恭介が先に顔を上げ、おれの隣の空間を見上げる。その視線の動きに釣られるようにして目を上げると、いつもどおりに黒々しい後輩がおれをじっと見下ろしていた。


「? どうかした?」


「どうも。ちょっと聞きたいことあるんですけど、あとで時間ありますか」


「おれに?」


相変わらずイマイチ表情の読めない蘇芳だが、こうしておれが誰かと話しているときにまでわざわざ声を掛けてくるのは珍しい。というか、蘇芳の方からおれに「話がある」なんて言ってくること自体が珍しい。別に疚しいことがあるわけではないのだが、半ば恐る恐る聞き返すと蘇芳は涼しげな表情であっさりと頷いた。


「別に、時間はあるからいいけど……」


そう言ってなんとなく正面に視線を戻すと、恭介は少し困ったように微笑んだ。


「おれのことなら別にいいぞ。行って来いよ」


恭介がそう言ってくれた言葉に、蘇芳はあっさりと首を振る。いつものモノトーンのストールの上で、滑らかな黒髪が微かに揺れ、それが晩夏の太陽に照らされて複雑な影を落とした。


「別にそこまで急ぎじゃないです。彩さんがいつもどおりにゴロゴロしててくれれば、講義が終わった後に行きますから」


それだけ言うと、蘇芳は恭介に軽く会釈をして、おれには愛想もへったくれもないような一瞥を残して、涼やかな足取りで講義棟に向かって歩いて行った。


「…………あいつ、おれがいっつもサボってるみたいな言い方しやがって」


蘇芳の講義が終わる時間に、おれが例の採取場所で少し手を止めて休憩をしていることが多いのは、単にそういうサイクルになっているからだ。人を年がら年中雑草の上で寝ころんでいるお気楽者のように言わないでほしい。
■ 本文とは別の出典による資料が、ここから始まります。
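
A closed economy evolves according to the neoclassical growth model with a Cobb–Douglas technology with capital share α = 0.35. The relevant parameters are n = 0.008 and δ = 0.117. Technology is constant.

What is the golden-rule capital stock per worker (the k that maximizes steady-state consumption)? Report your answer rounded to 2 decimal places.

The golden rule sets f'(k) = n + δ, i.e. α·k^(α−1) = n + δ.
So k^(1−α) = α / (n + δ) = 0.35 / 0.125 = 2.8000.
k_gold = 2.8000^(1/0.65) ≈ 4.8746

k_gold ≈ 4.87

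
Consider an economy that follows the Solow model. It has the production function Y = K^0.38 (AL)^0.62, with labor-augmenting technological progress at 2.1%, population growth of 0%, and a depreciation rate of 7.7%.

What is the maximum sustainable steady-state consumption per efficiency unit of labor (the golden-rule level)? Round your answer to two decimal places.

At the golden rule, f'(k) = n + g + δ, so α·k^(α−1) = n + g + δ and k_gold = (α/(n + g + δ))^(1/(1−α)).
k_gold = (0.38/0.098)^(1/0.62) = 3.8776^1.6129 ≈ 8.8980
c_gold = f(k_gold) − (n + g + δ)·k_gold = 2.2947 − 0.098×8.8980 ≈ 1.4227

c_gold ≈ 1.42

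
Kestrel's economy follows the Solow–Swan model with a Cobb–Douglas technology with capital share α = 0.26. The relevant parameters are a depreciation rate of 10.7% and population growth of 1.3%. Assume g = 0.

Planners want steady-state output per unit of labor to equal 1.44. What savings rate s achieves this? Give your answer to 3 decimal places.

Steady state requires s·f(k) = (n + δ)·k, i.e. s·k^α = (n + δ)·k.
Since y* = [s/(n + δ)]^(α/(1−α)), we have s/(n + δ) = (y*)^((1−α)/α) = 1.44^2.8462 = 2.8231.
Therefore s = 2.8231 × (n + δ) = 2.8231 × 0.120 = 0.3388.

s ≈ 0.339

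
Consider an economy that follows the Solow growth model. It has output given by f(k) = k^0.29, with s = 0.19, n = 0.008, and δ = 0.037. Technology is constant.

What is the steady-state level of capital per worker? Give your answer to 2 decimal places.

Steady state requires s·f(k) = (n + δ)·k, i.e. s·k^α = (n + δ)·k.
Rearranging, k^(1−α) = s / (n + δ).
k^0.71 = 0.19 / (0.008 + 0.037) = 0.19 / 0.045 = 4.2222
k* = 4.2222^(1/0.71) ≈ 7.6040

k* = 7.60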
言うだけ言って去って行った蘇芳の後ろ姿をなんとなく渋い顔で眺めながらぽつりと零すと、恭介はおれをじっと眺めた。


「やっぱり、ずいぶん仲が良いんだな。蘇芳くんと」


「え……今のやり取りでその結論になる? 恭介こそ、いつの間に蘇芳と知り合いになったの」


「ん……知り合いってほどじゃないけど、彼、目立つからさ。彩と一緒にいるのもよく見てたから、挨拶するようになった程度だよ」


「ふーん……」


なんとなく歯切れの悪い恭介の返事に、おれは首を傾げる。恭介が学部や学年の違う友人や後輩にまで顔が広いのは別に今に始まったことじゃない。けど大抵の場合、この話の流れだと知り合いになった経緯とか、その人とのおもしろエピソードのひとつやふたつは聞けるはずなのだが。まぁ、相手はあの蘇芳だし、そんなものかな……と特に深くは考えずに、おれは表面にすっかり汗をかいたコーヒーの紙コップに手を伸ばし、慣れた香ばしさを飲み干した。